Annexation, a sign of progress for some.
But for those at risk of merging into the city, it's a four-letter word.
Business owners say they have a lot to lose if the annexation hearing doesn't go the way they want.
Kenneth Plummer owns three businesses in the proposed annexation area.
He says this just isn't fair.
But Mayor Lamb disagrees.
He says all they're asking is residents that live right outside the city of Sullivan, that receive city police, city fire, city sewer, pay the same rate as every else.
"We're not asking industry we're not asking for businesses to pay any more, just pay the same,” said Mayor Lamb.
But Plummer said most of his services don't come from the city.
"The fact is Hamilton Township is the one paying for the fire department, paying for the services, paying for the gear,” said Plummer.
"It's pretty emotional.
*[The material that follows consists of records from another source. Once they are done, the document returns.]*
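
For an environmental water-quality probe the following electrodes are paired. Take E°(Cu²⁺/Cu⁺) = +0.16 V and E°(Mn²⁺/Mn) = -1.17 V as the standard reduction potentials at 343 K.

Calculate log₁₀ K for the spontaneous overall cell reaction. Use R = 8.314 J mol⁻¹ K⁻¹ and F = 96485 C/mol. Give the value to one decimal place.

39.1

Cathode: Cu²⁺/Cu⁺; anode: Mn²⁺/Mn. E°cell = (+0.16) − (-1.17) = +1.33 V, with n = 2.
ΔG° = −nFE° = −RT ln K, so ln K = nFE°/(RT) = (2)(96485)(+1.33) / ((8.314)(343)) = 89.999.
log₁₀ K = 89.999 / ln 10 = 39.1.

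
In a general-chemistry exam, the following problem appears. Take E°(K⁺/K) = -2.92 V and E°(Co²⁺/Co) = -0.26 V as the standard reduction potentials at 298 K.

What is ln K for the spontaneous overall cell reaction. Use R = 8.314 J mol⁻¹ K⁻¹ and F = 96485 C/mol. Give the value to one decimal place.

Cathode: Co²⁺/Co; anode: K⁺/K. E°cell = (-0.26) − (-2.92) = +2.66 V, with n = 2.
ΔG° = −nFE° = −RT ln K, so ln K = nFE°/(RT) = (2)(96485)(+2.66) / ((8.314)(298)) = 207.179.

207.2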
This has been a process going on for half of a century…If you're receiving the service, we just ask that you pay for it,” said Mayor Lamb.
Mayor Lamb claims he's not doing this for himself, but rather for the over 4,000 people that elected him.
"[I'm doing this] for all the previous administrations over that last 50 years that have been intimidated and bullied out of doing this, at the end of the day, the city of Sullivan comes first,” said Mayor Lamb.
"Money is behind the whole thing. Nothing else,” said Plummer.
The hearing will continue Friday in Sullivan.
We'll continue to keep you updated on the progress.